Joint Doctor of Pharmacy/Master of Science Degree Program

The University of Rhode Island College of Pharmacy offers a joint program that allows students the opportunity to pursue the Master of Science degree while studying for the Doctor of Pharmacy degree. Students may elect to study in any one of the four specialization areas described in the graduate program: medicinal chemistry and pharmacognosy, pharmaceutics and pharmacokinetics, pharmacoepidemiology and pharmacoeconomics, or pharmacology and toxicology.

This program is designed for highly qualified and motivated students who are interested in simultaneously pursuing the Pharm.D. and M.S. degrees.
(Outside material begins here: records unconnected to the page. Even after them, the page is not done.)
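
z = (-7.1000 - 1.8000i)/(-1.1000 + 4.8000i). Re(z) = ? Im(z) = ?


Multiply by conjugate: (-7.1000 - 1.8000i)(-1.1000 - 4.8000i) / ((-1.1)^2 + 4.8^2)
Numerator real = -7.1*(-1.1) - (1.8)*4.8 = -0.83
Numerator imag = -1.8*(-1.1) - (-7.1)*4.8 = 36.06
Denominator = 24.25
Re(z) = -0.83/24.25 = -0.0342
Im(z) = 36.06/24.25 = 1.4870

Re(z) = -0.0342, Im(z) = 1.4870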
Students are expected to complete the Pharm.D. program as described in this catalog. In addition, students must complete all additional credits required for the M.S. degree, complete a research project, and write and defend a thesis. It is expected that the motivated student will be enrolled during the summer sessions after the fourth, fifth, and sixth years with the objective of completing both degrees at the same time or in one additional semester.

Students enrolled in the Doctor of Pharmacy program are eligible to apply for admission to this joint degree program in the second semester of their first professional year (by May 1). The following are required at that time: statement of purpose, résumé, and two letters of recommendation.